听了这话,瑞巧心里就是一喜。
实在是太多太多年,都没有感受到这种成功的喜悦了。
上辈子,她在董家二十年,董立松从来没有向着自己,也从来没有在尊重过她的意愿。
当然,她这次能成功,是依仗着肚子里的董小米。
董立松心疼的是自己的孩子,可不是老婆!
不过,这次计谋总是是达到了自己的目的。
只要董立松铁了心要胡恒走,胡恒就肯定能走!
道理很简单,在胡秀秀和自己之间,董家老两口肯定是向着胡秀秀的。
可是,在胡秀秀和董立松之间,老两口当然无条件向着自己的儿子。
于是,她睁开眼,静观其变。
果然,胡秀秀开始向董家老两口求助了。
她颤声道:“爸,妈,你们给我做主啊!我娘家哥哥嫂子对我那麽好,小恒要是被赶走,我还有什麽脸面回娘家啊!”
董家老两口对望一眼,都觉得有些为难。
胡秀秀开始掉眼泪了:“我的命怎麽这麽苦啊!给你们老董家生了两个大胖小子,整天伺候老伺候小的,还要被欺负……”
这时,瑞巧哎呦一声,又开始捂住了肚子。
董立松慌忙上前:“瑞巧,你到底怎麽了?表哥,表哥,她这——没事吧?”
梁剑锋道:“回头我开个方子,你去抓点药给她喝吧。
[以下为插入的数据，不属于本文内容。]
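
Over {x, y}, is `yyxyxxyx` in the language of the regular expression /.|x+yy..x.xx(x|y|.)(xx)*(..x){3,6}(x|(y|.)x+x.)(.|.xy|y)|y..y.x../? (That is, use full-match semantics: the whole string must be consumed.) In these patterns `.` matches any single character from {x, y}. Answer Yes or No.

Yes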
”
董立松点了点头,对自己的父母一字一顿地说:“爸妈,你们要是做主让胡恒留下来的话,你们就自己来中学带,正好我後院还有一间空屋子!”
涉及到自身利益,董老太终于不再犹豫了,她清了清嗓子:“壮他娘,这事,关系到我们老董家那没出世的孙子,现在计划生育抓得紧,立松可是一辈子只能有一个孩子啊!”
“是啊,壮他娘,瑞巧的肚子比什麽都要紧,你就让你那侄儿去住校吧!你哥哥嫂子种了那麽多地,去年光是花生就卖了几千斤,还能供不起一个孩子念书麽?”董老头也开始向着自己的儿孙说话了。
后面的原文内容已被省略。